The September terrorist attacks against the United States have intensified national discussion about energy security. The debate is reminiscent of 1970's, when the world petroleum cartel threatened oil supplies.
The Organization of Petroleum Exporting Countries embargoed oil in 1973 and raised prices sharply twice during that decade. Those oil shocks prompted more efficient energy use in the United States, development of alternative energy sources, and creation of a strategic oil petroleum reserve.
The recent terrorist attacks have raised the same issues because the United States imports more than half its oil, with nearly one-fourth from Persian Gulf states.
Senator Susan Collins says unless the United States acts, oil imports could rise to 70 percent in 20 years. "I shudder to think what could happen if we become so dependent, not just on foreign oil, but also on such an unstable part of the world," she said. "Our response to these attacks must therefore include a commitment to decreasing our reliance on foreign oil and diversifying our fuel supplies."

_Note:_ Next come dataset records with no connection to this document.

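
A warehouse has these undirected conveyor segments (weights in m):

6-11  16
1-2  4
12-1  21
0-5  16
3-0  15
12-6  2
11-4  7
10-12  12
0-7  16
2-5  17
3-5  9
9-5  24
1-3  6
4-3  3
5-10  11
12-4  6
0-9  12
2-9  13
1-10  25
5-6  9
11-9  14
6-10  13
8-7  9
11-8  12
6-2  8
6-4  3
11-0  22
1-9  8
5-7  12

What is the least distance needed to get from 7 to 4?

Shortest distances from 7:
7: 0
8: 9  (via 7)
5: 12  (via 7)
0: 16  (via 7)
3: 21  (via 5)
6: 21  (via 5)
11: 21  (via 8)
10: 23  (via 5)
12: 23  (via 6)
4: 24  (via 3)
Shortest route: 7–5–3–4 = 24 m.

24 m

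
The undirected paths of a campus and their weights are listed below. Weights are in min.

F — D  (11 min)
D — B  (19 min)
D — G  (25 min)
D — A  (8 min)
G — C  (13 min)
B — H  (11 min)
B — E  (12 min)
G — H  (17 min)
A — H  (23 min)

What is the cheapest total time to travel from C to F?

49 min

Enumerating some paths:
C–G–D–F: 13+25+11 = 49
C–G–H–B–D–F: 13+17+11+19+11 = 71
Cheapest is C–G–D–F at 49 min.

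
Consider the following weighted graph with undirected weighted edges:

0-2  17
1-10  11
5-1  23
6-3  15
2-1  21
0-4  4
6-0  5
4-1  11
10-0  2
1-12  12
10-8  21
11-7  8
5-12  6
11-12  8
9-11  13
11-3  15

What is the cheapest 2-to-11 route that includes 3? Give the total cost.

Shortest 2→3: 2 → 0 → 6 → 3 = 37
Shortest 3→11: 3 → 11 = 15
Total via 3: 37 + 15 = 52.

52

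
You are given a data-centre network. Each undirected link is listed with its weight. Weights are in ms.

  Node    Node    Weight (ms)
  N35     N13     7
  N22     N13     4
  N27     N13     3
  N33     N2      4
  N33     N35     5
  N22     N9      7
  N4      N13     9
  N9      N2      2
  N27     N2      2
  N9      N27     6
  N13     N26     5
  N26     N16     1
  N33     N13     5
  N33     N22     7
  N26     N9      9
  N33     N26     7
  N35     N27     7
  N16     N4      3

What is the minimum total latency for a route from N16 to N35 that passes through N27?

16 ms

Shortest N16→N27: N16 → N26 → N13 → N27 = 9
Best N27 to N35: N27 → N35 costing 7
Total via N27: 9 + 7 = 16 ms.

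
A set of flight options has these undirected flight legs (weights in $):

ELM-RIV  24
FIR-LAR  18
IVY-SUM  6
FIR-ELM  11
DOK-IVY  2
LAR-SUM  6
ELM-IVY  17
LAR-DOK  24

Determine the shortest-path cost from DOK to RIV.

$43

Compare a few routes:
DOK–IVY–ELM–RIV: 2+17+24 = 43
DOK–LAR–FIR–ELM–RIV: 24+18+11+24 = 77
DOK–IVY–SUM–LAR–FIR–ELM–RIV: 2+6+6+18+11+24 = 67
The minimum is $43 via DOK–IVY–ELM–RIV.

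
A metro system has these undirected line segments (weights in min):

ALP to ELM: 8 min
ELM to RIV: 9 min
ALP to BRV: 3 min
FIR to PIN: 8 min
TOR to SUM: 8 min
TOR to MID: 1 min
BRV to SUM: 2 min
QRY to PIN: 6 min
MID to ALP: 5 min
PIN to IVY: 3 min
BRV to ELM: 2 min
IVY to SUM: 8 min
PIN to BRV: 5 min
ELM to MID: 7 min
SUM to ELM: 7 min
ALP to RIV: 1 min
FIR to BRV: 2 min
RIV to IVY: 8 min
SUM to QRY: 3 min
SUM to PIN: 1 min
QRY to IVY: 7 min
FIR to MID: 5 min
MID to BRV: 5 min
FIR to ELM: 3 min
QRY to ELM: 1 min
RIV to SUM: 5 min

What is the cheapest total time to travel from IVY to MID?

Candidate routes:
IVY → PIN → SUM → BRV → FIR → MID: 3+1+2+2+5 = 13
IVY → PIN → SUM → TOR → MID: 3+1+8+1 = 13
IVY → PIN → SUM → BRV → MID: 3+1+2+5 = 11
Cheapest is IVY → PIN → SUM → BRV → MID at 11 min.

11 min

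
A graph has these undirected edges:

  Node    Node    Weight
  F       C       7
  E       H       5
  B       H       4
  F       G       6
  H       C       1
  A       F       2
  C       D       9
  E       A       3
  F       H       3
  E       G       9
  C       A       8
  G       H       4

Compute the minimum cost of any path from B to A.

Settle nodes by increasing distance from B:
B: 0
H: 4  (via B)
C: 5  (via H)
F: 7  (via H)
G: 8  (via H)
A: 9  (via F)
Shortest route: B → H → F → A = 9.

9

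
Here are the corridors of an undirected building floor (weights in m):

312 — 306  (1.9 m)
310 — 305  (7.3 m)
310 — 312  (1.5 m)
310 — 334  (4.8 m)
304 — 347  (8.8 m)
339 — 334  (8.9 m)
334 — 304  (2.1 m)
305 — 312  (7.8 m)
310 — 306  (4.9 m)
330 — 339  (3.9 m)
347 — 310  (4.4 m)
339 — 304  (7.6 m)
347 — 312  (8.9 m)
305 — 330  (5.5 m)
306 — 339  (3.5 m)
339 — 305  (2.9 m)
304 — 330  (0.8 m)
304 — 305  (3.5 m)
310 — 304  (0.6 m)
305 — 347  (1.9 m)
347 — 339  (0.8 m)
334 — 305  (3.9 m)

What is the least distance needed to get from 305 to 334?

3.9 m

Candidate routes:
305–304–334: 3.5+2.1 = 5.6
305–334: 3.9 = 3.9
The minimum is 3.9 m via 305–334.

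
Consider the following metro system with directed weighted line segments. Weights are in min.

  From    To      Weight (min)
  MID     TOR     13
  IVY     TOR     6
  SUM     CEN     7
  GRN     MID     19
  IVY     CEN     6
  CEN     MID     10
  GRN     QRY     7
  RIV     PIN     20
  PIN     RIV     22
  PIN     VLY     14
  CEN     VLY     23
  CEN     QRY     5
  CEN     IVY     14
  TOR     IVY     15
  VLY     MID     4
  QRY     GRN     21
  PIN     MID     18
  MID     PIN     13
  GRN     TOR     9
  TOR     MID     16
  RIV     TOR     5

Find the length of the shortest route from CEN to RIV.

45 min

Compare a few routes:
CEN–IVY–TOR–MID–PIN–RIV: 14+6+16+13+22 = 71
CEN–VLY–MID–PIN–RIV: 23+4+13+22 = 62
CEN–MID–PIN–RIV: 10+13+22 = 45
CEN–QRY–GRN–MID–PIN–RIV: 5+21+19+13+22 = 80
The minimum is 45 min via CEN–MID–PIN–RIV.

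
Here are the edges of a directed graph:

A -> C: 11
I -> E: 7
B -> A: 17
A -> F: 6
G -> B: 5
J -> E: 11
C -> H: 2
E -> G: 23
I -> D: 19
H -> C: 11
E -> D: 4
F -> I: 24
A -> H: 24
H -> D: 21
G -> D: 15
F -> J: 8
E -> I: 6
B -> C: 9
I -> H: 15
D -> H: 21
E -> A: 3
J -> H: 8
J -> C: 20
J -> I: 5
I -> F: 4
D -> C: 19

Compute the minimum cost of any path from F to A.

Settle nodes by increasing distance from F:
F: 0
J: 8  (via F)
I: 13  (via J)
H: 16  (via J)
E: 19  (via J)
A: 22  (via E)
Shortest route: F → J → E → A = 22.

22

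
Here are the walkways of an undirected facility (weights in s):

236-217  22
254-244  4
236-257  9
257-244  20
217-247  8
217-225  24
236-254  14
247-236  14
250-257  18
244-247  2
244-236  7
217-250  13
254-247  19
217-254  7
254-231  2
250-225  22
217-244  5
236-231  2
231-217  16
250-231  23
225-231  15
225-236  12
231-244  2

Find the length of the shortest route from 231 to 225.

Enumerating some paths:
231 - 244 - 236 - 225: 2+7+12 = 21
231 - 236 - 225: 2+12 = 14
231 - 225: 15 = 15
Cheapest is 231 - 236 - 225 at 14 s.

14 s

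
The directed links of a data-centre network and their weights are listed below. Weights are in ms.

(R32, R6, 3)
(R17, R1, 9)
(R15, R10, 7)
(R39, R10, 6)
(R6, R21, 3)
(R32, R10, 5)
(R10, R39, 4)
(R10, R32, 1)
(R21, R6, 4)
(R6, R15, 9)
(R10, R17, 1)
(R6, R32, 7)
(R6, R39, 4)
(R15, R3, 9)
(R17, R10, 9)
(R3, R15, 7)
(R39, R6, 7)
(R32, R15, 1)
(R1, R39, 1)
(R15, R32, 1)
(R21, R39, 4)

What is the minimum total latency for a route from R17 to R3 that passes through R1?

Best R17 to R1: R17–R1 costing 9
Shortest R1→R3: R1–R39–R10–R32–R15–R3 = 18
Total via R1: 9 + 18 = 27 ms.

27 ms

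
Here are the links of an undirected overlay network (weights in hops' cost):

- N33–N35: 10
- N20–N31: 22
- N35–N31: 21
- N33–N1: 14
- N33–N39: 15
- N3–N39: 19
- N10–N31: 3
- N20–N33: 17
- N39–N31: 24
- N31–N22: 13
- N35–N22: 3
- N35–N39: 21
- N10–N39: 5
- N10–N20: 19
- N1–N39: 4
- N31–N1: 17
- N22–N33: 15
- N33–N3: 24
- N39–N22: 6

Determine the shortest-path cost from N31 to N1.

Candidate routes:
N31 - N22 - N39 - N1: 13+6+4 = 23
N31 - N10 - N39 - N1: 3+5+4 = 12
N31 - N1: 17 = 17
Cheapest is N31 - N10 - N39 - N1 at 12 hops' cost.

12 hops' cost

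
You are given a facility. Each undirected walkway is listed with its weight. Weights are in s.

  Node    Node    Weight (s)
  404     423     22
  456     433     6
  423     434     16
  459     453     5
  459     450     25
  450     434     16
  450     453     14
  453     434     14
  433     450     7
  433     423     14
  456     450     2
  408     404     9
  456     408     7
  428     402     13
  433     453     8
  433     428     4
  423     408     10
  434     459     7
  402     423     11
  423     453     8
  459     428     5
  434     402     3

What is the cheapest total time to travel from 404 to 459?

Candidate routes:
404 - 408 - 456 - 450 - 433 - 428 - 459: 9+7+2+7+4+5 = 34
404 - 408 - 456 - 433 - 428 - 459: 9+7+6+4+5 = 31
404 - 408 - 423 - 453 - 459: 9+10+8+5 = 32
404 - 408 - 456 - 433 - 453 - 459: 9+7+6+8+5 = 35
Cheapest is 404 - 408 - 456 - 433 - 428 - 459 at 31 s.

31 s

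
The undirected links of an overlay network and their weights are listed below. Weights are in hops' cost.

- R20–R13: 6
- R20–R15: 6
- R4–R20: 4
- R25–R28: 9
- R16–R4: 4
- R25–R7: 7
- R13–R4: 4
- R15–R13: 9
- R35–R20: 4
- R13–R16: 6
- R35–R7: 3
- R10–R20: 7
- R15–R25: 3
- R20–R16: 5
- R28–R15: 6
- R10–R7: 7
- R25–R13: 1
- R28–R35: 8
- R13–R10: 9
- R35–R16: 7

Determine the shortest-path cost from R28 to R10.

18 hops' cost

Candidate routes:
R28 → R15 → R25 → R13 → R10: 6+3+1+9 = 19
R28 → R25 → R13 → R10: 9+1+9 = 19
R28 → R35 → R7 → R10: 8+3+7 = 18
The minimum is 18 hops' cost via R28 → R35 → R7 → R10.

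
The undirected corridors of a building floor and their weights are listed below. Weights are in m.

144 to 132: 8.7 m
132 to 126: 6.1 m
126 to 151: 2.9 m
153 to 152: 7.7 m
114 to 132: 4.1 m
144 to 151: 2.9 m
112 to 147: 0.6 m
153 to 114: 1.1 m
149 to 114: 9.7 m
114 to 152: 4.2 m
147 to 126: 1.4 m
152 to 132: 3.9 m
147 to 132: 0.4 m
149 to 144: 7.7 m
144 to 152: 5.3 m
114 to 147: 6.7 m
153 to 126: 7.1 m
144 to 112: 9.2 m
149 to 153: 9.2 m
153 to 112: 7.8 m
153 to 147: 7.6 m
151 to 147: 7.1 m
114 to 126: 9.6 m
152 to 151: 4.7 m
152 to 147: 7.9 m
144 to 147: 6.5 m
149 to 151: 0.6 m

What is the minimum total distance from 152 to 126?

5.7 m

Compare a few routes:
152–132–147–126: 3.9+0.4+1.4 = 5.7
152–147–126: 7.9+1.4 = 9.3
152–132–126: 3.9+6.1 = 10
152–151–126: 4.7+2.9 = 7.6
The minimum is 5.7 m via 152–132–147–126.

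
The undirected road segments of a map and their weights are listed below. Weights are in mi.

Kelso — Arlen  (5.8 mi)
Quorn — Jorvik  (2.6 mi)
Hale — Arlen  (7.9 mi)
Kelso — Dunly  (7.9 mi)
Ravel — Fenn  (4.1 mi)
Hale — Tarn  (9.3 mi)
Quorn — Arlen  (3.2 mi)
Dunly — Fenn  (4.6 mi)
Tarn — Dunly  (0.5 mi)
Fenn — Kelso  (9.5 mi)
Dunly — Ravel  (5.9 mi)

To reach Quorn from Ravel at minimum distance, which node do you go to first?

Fenn

Enumerating some paths:
Ravel–Dunly–Tarn–Hale–Arlen–Quorn: 5.9+0.5+9.3+7.9+3.2 = 26.8
Ravel–Fenn–Kelso–Arlen–Quorn: 4.1+9.5+5.8+3.2 = 22.6
Ravel–Fenn–Dunly–Kelso–Arlen–Quorn: 4.1+4.6+7.9+5.8+3.2 = 25.6
Ravel–Dunly–Kelso–Arlen–Quorn: 5.9+7.9+5.8+3.2 = 22.8
Cheapest is Ravel–Fenn–Kelso–Arlen–Quorn at 22.6 mi.
So from Ravel the first move is to Fenn.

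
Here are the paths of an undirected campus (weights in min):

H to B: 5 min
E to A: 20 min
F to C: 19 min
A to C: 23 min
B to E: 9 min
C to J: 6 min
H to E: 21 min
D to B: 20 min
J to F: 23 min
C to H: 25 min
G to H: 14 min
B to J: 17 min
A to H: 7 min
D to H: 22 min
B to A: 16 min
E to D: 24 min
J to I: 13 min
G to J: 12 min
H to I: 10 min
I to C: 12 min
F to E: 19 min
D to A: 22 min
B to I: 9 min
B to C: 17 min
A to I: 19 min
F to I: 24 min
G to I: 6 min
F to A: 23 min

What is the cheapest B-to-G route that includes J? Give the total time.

Shortest B→J: B → J = 17
Best J to G: J → G costing 12
Total via J: 17 + 12 = 29 min.

29 min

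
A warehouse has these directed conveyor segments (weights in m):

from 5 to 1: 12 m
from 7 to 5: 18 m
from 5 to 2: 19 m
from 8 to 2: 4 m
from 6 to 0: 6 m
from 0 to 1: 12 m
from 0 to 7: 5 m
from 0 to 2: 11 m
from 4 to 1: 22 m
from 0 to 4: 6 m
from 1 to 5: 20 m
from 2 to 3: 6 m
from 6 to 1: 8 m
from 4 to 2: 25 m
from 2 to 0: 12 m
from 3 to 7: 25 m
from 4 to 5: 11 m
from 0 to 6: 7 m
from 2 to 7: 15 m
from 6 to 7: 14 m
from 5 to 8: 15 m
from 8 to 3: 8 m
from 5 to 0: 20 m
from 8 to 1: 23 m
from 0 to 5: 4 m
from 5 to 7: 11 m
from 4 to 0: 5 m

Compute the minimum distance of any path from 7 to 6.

Compare a few routes:
7 - 5 - 2 - 0 - 6: 18+19+12+7 = 56
7 - 5 - 8 - 2 - 0 - 6: 18+15+4+12+7 = 56
7 - 5 - 0 - 6: 18+20+7 = 45
Cheapest is 7 - 5 - 0 - 6 at 45 m.

45 m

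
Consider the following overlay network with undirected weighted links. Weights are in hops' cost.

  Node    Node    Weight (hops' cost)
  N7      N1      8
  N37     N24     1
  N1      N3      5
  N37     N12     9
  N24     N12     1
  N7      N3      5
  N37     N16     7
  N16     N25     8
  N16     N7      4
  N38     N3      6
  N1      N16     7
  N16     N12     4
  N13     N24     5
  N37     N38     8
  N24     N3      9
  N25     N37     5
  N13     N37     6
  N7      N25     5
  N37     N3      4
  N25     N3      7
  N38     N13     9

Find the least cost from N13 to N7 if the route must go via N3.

15 hops' cost

Shortest N13→N3: N13–N37–N3 = 10
Best N3 to N7: N3–N7 costing 5
Total via N3: 10 + 5 = 15 hops' cost.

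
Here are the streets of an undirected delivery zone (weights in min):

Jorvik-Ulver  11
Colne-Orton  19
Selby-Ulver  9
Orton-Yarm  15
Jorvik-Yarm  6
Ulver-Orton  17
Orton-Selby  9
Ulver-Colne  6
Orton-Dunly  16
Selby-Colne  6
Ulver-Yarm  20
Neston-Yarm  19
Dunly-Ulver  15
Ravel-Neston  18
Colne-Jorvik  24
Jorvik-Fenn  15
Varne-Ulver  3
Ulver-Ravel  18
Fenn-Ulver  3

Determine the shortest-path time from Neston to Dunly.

50 min

Running Dijkstra from Neston:
Neston: 0
Ravel: 18  (via Neston)
Yarm: 19  (via Neston)
Jorvik: 25  (via Yarm)
Orton: 34  (via Yarm)
Ulver: 36  (via Ravel)
Varne: 39  (via Ulver)
Fenn: 39  (via Ulver)
Colne: 42  (via Ulver)
Selby: 43  (via Orton)
Dunly: 50  (via Orton)
Shortest route: Neston–Yarm–Orton–Dunly = 50 min.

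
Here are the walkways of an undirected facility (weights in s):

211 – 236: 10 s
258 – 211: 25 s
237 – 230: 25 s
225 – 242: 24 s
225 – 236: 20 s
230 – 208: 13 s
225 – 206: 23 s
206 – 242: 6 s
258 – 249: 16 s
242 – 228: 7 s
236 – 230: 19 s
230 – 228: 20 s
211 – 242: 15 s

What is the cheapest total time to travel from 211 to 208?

42 s

Running Dijkstra from 211:
211: 0
236: 10  (via 211)
242: 15  (via 211)
206: 21  (via 242)
228: 22  (via 242)
258: 25  (via 211)
230: 29  (via 236)
225: 30  (via 236)
249: 41  (via 258)
208: 42  (via 230)
Shortest route: 211–236–230–208 = 42 s.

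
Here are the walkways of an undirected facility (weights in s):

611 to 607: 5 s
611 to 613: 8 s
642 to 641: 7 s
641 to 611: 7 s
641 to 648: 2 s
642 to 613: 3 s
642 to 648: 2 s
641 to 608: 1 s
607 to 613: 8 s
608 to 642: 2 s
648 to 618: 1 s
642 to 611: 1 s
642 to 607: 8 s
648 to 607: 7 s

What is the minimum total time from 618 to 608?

4 s

Settle nodes by increasing distance from 618:
618: 0
648: 1  (via 618)
641: 3  (via 648)
642: 3  (via 648)
611: 4  (via 642)
608: 4  (via 641)
Shortest route: 618–648–641–608 = 4 s.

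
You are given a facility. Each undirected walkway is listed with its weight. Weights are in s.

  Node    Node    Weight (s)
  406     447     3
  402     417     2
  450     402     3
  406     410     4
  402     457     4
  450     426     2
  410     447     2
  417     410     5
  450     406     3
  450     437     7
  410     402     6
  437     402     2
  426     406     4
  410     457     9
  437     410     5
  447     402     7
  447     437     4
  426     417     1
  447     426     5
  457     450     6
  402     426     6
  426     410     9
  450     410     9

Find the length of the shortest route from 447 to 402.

6 s

Compare a few routes:
447 - 402: 7 = 7
447 - 437 - 402: 4+2 = 6
The minimum is 6 s via 447 - 437 - 402.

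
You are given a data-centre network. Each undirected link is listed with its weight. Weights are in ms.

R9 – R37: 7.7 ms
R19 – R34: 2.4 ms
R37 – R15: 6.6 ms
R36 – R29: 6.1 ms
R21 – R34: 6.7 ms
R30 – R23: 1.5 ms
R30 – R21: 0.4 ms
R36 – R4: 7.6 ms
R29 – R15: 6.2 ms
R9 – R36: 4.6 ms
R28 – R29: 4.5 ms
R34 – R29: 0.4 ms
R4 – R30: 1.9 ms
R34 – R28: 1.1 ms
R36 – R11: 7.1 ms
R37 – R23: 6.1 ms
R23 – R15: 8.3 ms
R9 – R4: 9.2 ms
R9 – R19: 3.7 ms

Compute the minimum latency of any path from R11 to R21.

17 ms

Settle nodes by increasing distance from R11:
R11: 0
R36: 7.1  (via R11)
R9: 11.7  (via R36)
R29: 13.2  (via R36)
R34: 13.6  (via R29)
R4: 14.7  (via R36)
R28: 14.7  (via R34)
R19: 15.4  (via R9)
R30: 16.6  (via R4)
R21: 17  (via R30)
Shortest route: R11 → R36 → R4 → R30 → R21 = 17 ms.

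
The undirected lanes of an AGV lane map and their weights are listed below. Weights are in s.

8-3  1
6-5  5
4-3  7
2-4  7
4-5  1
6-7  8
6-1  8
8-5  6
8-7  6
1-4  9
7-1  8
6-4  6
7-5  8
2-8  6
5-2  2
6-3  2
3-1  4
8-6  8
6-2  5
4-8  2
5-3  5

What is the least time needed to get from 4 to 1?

7 s

Settle nodes by increasing distance from 4:
4: 0
5: 1  (via 4)
8: 2  (via 4)
2: 3  (via 5)
3: 3  (via 8)
6: 5  (via 3)
1: 7  (via 3)
Shortest route: 4 → 8 → 3 → 1 = 7 s.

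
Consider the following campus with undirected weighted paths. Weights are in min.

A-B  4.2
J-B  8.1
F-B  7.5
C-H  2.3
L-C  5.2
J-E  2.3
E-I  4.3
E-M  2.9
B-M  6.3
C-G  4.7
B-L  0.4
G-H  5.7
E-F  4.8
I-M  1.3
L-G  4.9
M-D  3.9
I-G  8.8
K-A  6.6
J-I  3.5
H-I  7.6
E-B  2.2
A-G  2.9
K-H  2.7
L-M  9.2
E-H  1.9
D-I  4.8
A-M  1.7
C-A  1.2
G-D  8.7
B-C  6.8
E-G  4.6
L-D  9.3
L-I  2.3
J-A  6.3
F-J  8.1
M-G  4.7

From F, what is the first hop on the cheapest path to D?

Compare a few routes:
F - E - I - D: 4.8+4.3+4.8 = 13.9
F - E - M - D: 4.8+2.9+3.9 = 11.6
F - E - M - I - D: 4.8+2.9+1.3+4.8 = 13.8
The minimum is 11.6 min via F - E - M - D.
So from F the first move is to E.

E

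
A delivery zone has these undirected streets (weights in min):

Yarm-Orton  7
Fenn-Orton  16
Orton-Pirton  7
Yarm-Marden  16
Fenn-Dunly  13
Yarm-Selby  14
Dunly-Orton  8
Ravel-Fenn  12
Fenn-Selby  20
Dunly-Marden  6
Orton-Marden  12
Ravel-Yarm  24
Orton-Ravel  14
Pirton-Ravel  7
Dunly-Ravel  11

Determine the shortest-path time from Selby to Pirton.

28 min

Settle nodes by increasing distance from Selby:
Selby: 0
Yarm: 14  (via Selby)
Fenn: 20  (via Selby)
Orton: 21  (via Yarm)
Pirton: 28  (via Orton)
Shortest route: Selby–Yarm–Orton–Pirton = 28 min.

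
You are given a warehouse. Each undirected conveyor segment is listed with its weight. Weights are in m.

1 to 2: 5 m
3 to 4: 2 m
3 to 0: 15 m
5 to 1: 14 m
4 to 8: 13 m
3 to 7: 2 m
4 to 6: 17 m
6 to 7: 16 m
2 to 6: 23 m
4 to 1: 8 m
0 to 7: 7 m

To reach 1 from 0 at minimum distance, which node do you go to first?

Compare a few routes:
0 - 7 - 3 - 4 - 1: 7+2+2+8 = 19
0 - 3 - 4 - 1: 15+2+8 = 25
The minimum is 19 m via 0 - 7 - 3 - 4 - 1.
So from 0 the first move is to 7.

7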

Among the means of doing so, Senator Collins argues that improving energy efficiency is the best.
But the incentive has diminished over the years with oil supplies steady and prices low. Because of this, and years of strong economic growth, U.S. energy use has soared.
For example, Richard Cowart, an energy consultant, points to the Bush administration projection that the United States will need 45 percent more electricity generation in two decades. "Rapid load growth is placing great strains on electric grids in many locations," he said. "At recent rates of growth, we are going to have to build enough infrastructure to supply the equivalent of nine new Californias by the year 2020." Mr. Cowart says much of this growth would be unnecessary if energy efficiency were improved.
He considers such efficiency an untapped reservoir of energy savings, one that should be pursued instead of a Bush administration plan to drill into a reservoir of oil in an Alaskan wildlife refuge.
Environmentalists say that drilling would threaten the wilderness and supply only a few months worth of oil. But the controversial plan has gained favor among U.S. lawmakers since September 11.
Yale University Law School energy policy expert Peter Bradford says more domestic drilling is necessary. As an incentive, he advocates surcharges on foreign oil to cut competing imports.
"That would make possible some increase in domestic production," he said. "We would still have to make difficult environmental choices about where. The other thing it would facilitate is much more efficient extraction of oil and gas from fields that were already known, a relatively environmentally benign way of getting an increase in domestic production."
Surely more acceptable to environmentalists is development of alternative fuel technologies, such as those that use the sun, wind, vegetation, and heat from the earth. The director of the U.S. government's National Renewable Energy Laboratory, Richard Truly, says the transition to alternative fuel use had already begun when the terrorist attacks occurred.
"I see the signs of this in many different areas, both in public policy and also in technology," he said. "I believe that renewable energy and energy efficiency are going to play a huge role. But we have a long way to go."
These are familiar issues. But Senator Collins says the terrorist attacks have added a new concern, the need to protect U.S. pipelines, generating stations, transmission lines, and other energy facilities from attack.
"We must build into our energy system an increased ability to withstand disruptions," she said. "Parts of our energy infrastructure are already strained to capacity. What would happen if terrorists were to strike transmission lines that barely suffice to get the job done now?"
The prospect of an assault on nuclear power plants is part of this specter. Peter Bradford of Yale, a nuclear-energy advocate, says he fears this will work against an expanded role for nuclear energy as one way to cut oil imports.
The energy debate reveals that, like the U.S. campaign to neutralize terrorism, achieving energy security is a complex challenge. But Richard Truly says it is essential to U.S. well being. "I believe that our energy security is national security," he said.